Cabría preguntarse cuáles son las condiciones de posibilidad de una cultura para todos, pero no en el sentido de cultura subvencionada, es decir, de entradas gratis (aparentemente) para el consumidor individual, pero pagadas por el ayuntamiento local, etc., sino en el de participación ciudadana integral y, por tanto, catalizadora y canalizadora de transformaciones sociales colectivas. La posibilidad de desjerarquizar la cultura, de la participación de todos en ella, ese "lujo comunal" cultural del que habla Kristin Ross en su obra homónima. Sin duda, los grupos políticos de izquierda canarios no tienen ni idea de lo que escribo aquí. Falta de imaginación y falta de lecturas, seguro, pero también una alarmante falta de voluntad por apostar por políticas democratizadoras en el frente cultural (y no solo en este).






Bibliografía explícita:

ROSS, Kristin. Lujo comunal. El imaginario político de la Comuna de París. Madrid: 2016 (2015), Ediciones Akal. Traducción de Juanmari Madariaga.

BROSSAT, Alain. El gran hartazgo cultural. Madrid: 2016 (2008), Ediciones Dado. Traducción de David. J. Domínguez González.

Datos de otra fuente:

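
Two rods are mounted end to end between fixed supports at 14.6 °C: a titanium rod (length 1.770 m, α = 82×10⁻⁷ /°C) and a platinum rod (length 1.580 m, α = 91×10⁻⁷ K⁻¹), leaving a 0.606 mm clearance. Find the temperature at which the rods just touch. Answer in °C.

Gap closes when ΔL₁ + ΔL₂ = 0.606 mm = 6.06×10⁻⁴ m
(α₁L₁ + α₂L₂)ΔT = g
α₁L₁ + α₂L₂ = 82×10⁻⁷×1.770 + 91×10⁻⁷×1.580 = 2.8892×10⁻⁵ m/K
ΔT = 6.06×10⁻⁴ / 2.8892×10⁻⁵ = 20.975 K
T = 14.6 + 20.975 = 35.575 °C

T = 35.6 °C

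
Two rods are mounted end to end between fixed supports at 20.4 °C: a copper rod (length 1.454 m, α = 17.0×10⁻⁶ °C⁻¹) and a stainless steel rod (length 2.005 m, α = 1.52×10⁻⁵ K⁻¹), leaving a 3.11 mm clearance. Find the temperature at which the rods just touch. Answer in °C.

T = 76.7 °C

Gap closes when ΔL₁ + ΔL₂ = 3.11 mm = 3.11×10⁻³ m
(α₁L₁ + α₂L₂)ΔT = g
α₁L₁ + α₂L₂ = 17.0×10⁻⁶×1.454 + 1.52×10⁻⁵×2.005 = 5.5194×10⁻⁵ m/K
ΔT = 3.11×10⁻³ / 5.5194×10⁻⁵ = 56.347 K
T = 20.4 + 56.347 = 76.747 °C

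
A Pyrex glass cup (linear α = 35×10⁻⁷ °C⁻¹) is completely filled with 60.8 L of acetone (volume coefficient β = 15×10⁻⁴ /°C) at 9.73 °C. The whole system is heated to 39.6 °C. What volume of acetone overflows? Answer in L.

2.71 L

The cup also expands: β_container ≈ 3α = 1.05×10⁻⁵ /K
Net overflow = V₀(β_liq − 3α_cont)ΔT
β − 3α = 1.50×10⁻³ − 1.05×10⁻⁵ = 1.4895×10⁻³ /K; ΔT = 29.87 K
ΔV = 60.8 × 1.4895×10⁻³ × 29.87 = 2.71 L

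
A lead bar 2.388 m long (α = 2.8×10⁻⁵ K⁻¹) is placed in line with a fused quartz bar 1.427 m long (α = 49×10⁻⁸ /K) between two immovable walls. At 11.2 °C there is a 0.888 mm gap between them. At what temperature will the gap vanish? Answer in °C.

α₁L₁ = 6.6864×10⁻⁵ m/K, α₂L₂ = 6.9923×10⁻⁷ m/K → total 6.756323×10⁻⁵ m/K
ΔT = g/(α₁L₁+α₂L₂) = 8.88×10⁻⁴ / 6.756323×10⁻⁵ = 13.143 K
T = 11.2 + 13.143 = 24.343 °C

T = 24.3 °C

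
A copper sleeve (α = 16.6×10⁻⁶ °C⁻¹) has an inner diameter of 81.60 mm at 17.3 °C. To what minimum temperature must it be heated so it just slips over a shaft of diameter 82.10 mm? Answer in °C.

T = 386 °C

Required Δd = 82.10 − 81.60 = 0.50 mm
Δd = αd₀ΔT ⇒ ΔT = Δd/(αd₀) = 0.50 / (16.6×10⁻⁶ × 81.60) = 369.12 K
T_min = 17.3 + 369.12 = 386.42 °C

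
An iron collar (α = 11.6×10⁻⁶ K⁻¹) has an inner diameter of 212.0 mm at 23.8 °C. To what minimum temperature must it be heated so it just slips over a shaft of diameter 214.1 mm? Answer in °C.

T = 878 °C

Required Δd = 214.1 − 212.0 = 2.1 mm
Δd = αd₀ΔT ⇒ ΔT = Δd/(αd₀) = 2.1 / (11.6×10⁻⁶ × 212.0) = 853.94 K
T_min = 23.8 + 853.94 = 877.74 °C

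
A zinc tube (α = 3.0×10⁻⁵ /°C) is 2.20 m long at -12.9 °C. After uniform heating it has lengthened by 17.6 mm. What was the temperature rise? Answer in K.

ΔT = 267 K

ΔL = αL₀ΔT ⇒ ΔT = ΔL / (αL₀)
ΔT = 17.6×10⁻³ m / (3.0×10⁻⁵ × 2.20 m) = 266.67 K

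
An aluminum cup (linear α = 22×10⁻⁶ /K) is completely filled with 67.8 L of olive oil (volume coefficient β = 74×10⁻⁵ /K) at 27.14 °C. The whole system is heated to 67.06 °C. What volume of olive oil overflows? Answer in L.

1.82 L

The cup also expands: β_container ≈ 3α = 6.6×10⁻⁵ /K
Net overflow = V₀(β_liq − 3α_cont)ΔT
β − 3α = 7.40×10⁻⁴ − 6.6×10⁻⁵ = 6.74×10⁻⁴ /K; ΔT = 39.92 K
ΔV = 67.8 × 6.74×10⁻⁴ × 39.92 = 1.82 L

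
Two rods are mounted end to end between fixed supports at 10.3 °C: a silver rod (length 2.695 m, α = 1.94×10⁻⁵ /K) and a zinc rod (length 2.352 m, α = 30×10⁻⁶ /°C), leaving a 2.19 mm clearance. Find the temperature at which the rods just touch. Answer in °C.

α₁L₁ = 5.2283×10⁻⁵ m/K, α₂L₂ = 7.056×10⁻⁵ m/K → total 1.22843×10⁻⁴ m/K
ΔT = g/(α₁L₁+α₂L₂) = 2.19×10⁻³ / 1.22843×10⁻⁴ = 17.828 K
T = 10.3 + 17.828 = 28.128 °C

T = 28.1 °C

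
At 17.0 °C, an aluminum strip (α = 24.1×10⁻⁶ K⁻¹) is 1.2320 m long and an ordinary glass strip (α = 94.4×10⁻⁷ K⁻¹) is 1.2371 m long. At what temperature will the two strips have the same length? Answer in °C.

L₁(1 + α₁ΔT) = L₂(1 + α₂ΔT) ⇒ ΔT = (L₂ − L₁)/(α₁L₁ − α₂L₂)
L₂ − L₁ = 1.2371 − 1.2320 = 5.10×10⁻³ m
α₁L₁ − α₂L₂ = 24.1×10⁻⁶×1.2320 − 94.4×10⁻⁷×1.2371 = 1.8012976×10⁻⁵ m/K
ΔT = 5.10×10⁻³ / 1.8012976×10⁻⁵ = 283.129 K
T = 17.0 + 283.129 = 300.129 °C

T = 300.1 °C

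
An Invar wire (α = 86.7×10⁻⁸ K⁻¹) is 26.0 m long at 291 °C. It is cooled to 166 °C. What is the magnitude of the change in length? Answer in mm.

ΔL = 2.82 mm

|ΔT| = |166 − 291| = 125 K
ΔL = αL₀ΔT = (86.7×10⁻⁸)(26.0)(125) = 2.82×10⁻³ m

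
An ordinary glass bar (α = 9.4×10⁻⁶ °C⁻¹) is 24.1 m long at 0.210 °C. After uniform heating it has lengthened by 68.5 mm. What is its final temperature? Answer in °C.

T = 303 °C

ΔL = αL₀ΔT ⇒ ΔT = ΔL / (αL₀)
ΔT = 68.5×10⁻³ m / (9.4×10⁻⁶ × 24.1 m) = 302.375 K
T = 0.210 + 302.375 = 302.585 °C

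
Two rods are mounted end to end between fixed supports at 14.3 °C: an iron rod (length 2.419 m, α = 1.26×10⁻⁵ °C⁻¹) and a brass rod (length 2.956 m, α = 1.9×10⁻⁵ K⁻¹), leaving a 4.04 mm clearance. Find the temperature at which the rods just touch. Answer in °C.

T = 60.9 °C

α₁L₁ = 3.04794×10⁻⁵ m/K, α₂L₂ = 5.6164×10⁻⁵ m/K → total 8.66434×10⁻⁵ m/K
ΔT = g/(α₁L₁+α₂L₂) = 4.04×10⁻³ / 8.66434×10⁻⁵ = 46.628 K
T = 14.3 + 46.628 = 60.928 °C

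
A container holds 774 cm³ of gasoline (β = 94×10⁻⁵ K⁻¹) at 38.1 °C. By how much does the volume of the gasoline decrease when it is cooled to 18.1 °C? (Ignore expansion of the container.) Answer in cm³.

|ΔT| = |18.1 − 38.1| = 20.0 K
ΔV = βV₀ΔT = (94×10⁻⁵)(774)(20.0) = 14.6 cm³

ΔV = 14.6 cm³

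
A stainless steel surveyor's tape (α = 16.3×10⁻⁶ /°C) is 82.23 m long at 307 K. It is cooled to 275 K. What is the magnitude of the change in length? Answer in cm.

ΔL = 4.29 cm

|ΔT| = |275 − 307| = 32 K
ΔL = αL₀ΔT = (16.3×10⁻⁶)(82.23)(32) = 4.29×10⁻² m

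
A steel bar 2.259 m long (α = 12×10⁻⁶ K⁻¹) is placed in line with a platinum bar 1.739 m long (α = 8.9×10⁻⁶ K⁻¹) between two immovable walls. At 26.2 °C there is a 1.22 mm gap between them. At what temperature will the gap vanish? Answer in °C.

T = 54.8 °C

Gap closes when ΔL₁ + ΔL₂ = 1.22 mm = 1.22×10⁻³ m
(α₁L₁ + α₂L₂)ΔT = g
α₁L₁ + α₂L₂ = 12×10⁻⁶×2.259 + 8.9×10⁻⁶×1.739 = 4.25851×10⁻⁵ m/K
ΔT = 1.22×10⁻³ / 4.25851×10⁻⁵ = 28.649 K
T = 26.2 + 28.649 = 54.849 °C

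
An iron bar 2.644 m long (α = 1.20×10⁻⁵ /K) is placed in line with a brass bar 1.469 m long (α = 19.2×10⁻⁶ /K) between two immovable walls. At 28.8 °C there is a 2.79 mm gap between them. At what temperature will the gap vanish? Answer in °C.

Gap closes when ΔL₁ + ΔL₂ = 2.79 mm = 2.79×10⁻³ m
(α₁L₁ + α₂L₂)ΔT = g
α₁L₁ + α₂L₂ = 1.20×10⁻⁵×2.644 + 19.2×10⁻⁶×1.469 = 5.99328×10⁻⁵ m/K
ΔT = 2.79×10⁻³ / 5.99328×10⁻⁵ = 46.552 K
T = 28.8 + 46.552 = 75.352 °C

T = 75.4 °C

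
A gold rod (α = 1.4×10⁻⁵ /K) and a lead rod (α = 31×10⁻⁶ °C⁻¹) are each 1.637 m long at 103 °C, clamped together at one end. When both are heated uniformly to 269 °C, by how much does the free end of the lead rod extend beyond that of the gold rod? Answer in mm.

ΔT = 166 K
gold: ΔL = 1.4×10⁻⁵ × 1.637 m × 166 = 3.8044×10⁻³ m = 3.8044 mm
lead: ΔL = 31×10⁻⁶ × 1.637 m × 166 = 8.4240×10⁻³ m = 8.4240 mm
difference = 8.4240 − 3.8044 = 4.6196 mm

4.62 mm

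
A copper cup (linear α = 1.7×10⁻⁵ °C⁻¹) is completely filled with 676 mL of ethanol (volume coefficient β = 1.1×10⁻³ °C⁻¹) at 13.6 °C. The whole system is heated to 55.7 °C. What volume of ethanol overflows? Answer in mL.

29.9 mL

The cup also expands: β_container ≈ 3α = 5.1×10⁻⁵ /K
Net overflow = V₀(β_liq − 3α_cont)ΔT
β − 3α = 1.10×10⁻³ − 5.1×10⁻⁵ = 1.049×10⁻³ /K; ΔT = 42.1 K
ΔV = 676 × 1.049×10⁻³ × 42.1 = 29.9 mL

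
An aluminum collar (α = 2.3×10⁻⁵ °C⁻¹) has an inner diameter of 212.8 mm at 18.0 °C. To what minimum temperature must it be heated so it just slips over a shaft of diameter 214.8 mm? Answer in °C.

Required Δd = 214.8 − 212.8 = 2.0 mm
Δd = αd₀ΔT ⇒ ΔT = Δd/(αd₀) = 2.0 / (2.3×10⁻⁵ × 212.8) = 408.63 K
T_min = 18.0 + 408.63 = 426.63 °C

T = 427 °C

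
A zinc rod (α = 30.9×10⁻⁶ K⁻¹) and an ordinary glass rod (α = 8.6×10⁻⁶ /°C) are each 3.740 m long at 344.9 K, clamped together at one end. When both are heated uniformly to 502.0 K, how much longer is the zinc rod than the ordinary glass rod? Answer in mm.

13.1 mm

ΔT = 157.1 K
zinc: ΔL = 30.9×10⁻⁶ × 3.740 m × 157.1 = 1.8155×10⁻² m = 18.155 mm
ordinary glass: ΔL = 8.6×10⁻⁶ × 3.740 m × 157.1 = 5.0530×10⁻³ m = 5.0530 mm
difference = 18.155 − 5.0530 = 13.102 mm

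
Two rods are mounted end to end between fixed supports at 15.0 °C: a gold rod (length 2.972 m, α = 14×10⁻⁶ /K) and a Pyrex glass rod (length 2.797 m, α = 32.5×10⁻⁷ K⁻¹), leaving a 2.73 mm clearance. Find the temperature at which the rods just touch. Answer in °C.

Gap closes when ΔL₁ + ΔL₂ = 2.73 mm = 2.73×10⁻³ m
(α₁L₁ + α₂L₂)ΔT = g
α₁L₁ + α₂L₂ = 14×10⁻⁶×2.972 + 32.5×10⁻⁷×2.797 = 5.069825×10⁻⁵ m/K
ΔT = 2.73×10⁻³ / 5.069825×10⁻⁵ = 53.848 K
T = 15.0 + 53.848 = 68.848 °C

T = 68.8 °C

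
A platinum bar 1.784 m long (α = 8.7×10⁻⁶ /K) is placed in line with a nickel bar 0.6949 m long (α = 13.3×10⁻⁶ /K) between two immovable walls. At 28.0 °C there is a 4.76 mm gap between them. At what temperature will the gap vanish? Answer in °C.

α₁L₁ = 1.55208×10⁻⁵ m/K, α₂L₂ = 9.24217×10⁻⁶ m/K → total 2.476297×10⁻⁵ m/K
ΔT = g/(α₁L₁+α₂L₂) = 4.76×10⁻³ / 2.476297×10⁻⁵ = 192.22 K
T = 28.0 + 192.22 = 220.22 °C

T = 220 °C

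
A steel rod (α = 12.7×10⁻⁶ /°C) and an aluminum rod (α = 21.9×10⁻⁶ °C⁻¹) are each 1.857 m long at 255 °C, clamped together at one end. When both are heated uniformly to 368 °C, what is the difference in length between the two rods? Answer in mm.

1.93 mm

ΔT = 113 K
steel: ΔL = 12.7×10⁻⁶ × 1.857 m × 113 = 2.6650×10⁻³ m = 2.6650 mm
aluminum: ΔL = 21.9×10⁻⁶ × 1.857 m × 113 = 4.5955×10⁻³ m = 4.5955 mm
difference = 4.5955 − 2.6650 = 1.9305 mm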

BUCK-MORSS, Susan. Mundo soñado y catástrofe. La desaparición de la utopía de masas en el Este y el Oeste. Madrid: 2004. Antonio Machado Libros. Traducción de Ramón Ibáñez Ibáñez.

BENJAMIN, Walter. Calle de dirección única. Madrid: 2014, Abada Editores. Traducción de Jorge Navarro Pérez.

CAUWET, Laurent. La domesticación del arte. Política y mecenazgo. Editorial Incorpore, 2019 (2017). Traducción de Juan-Francisco Silvente.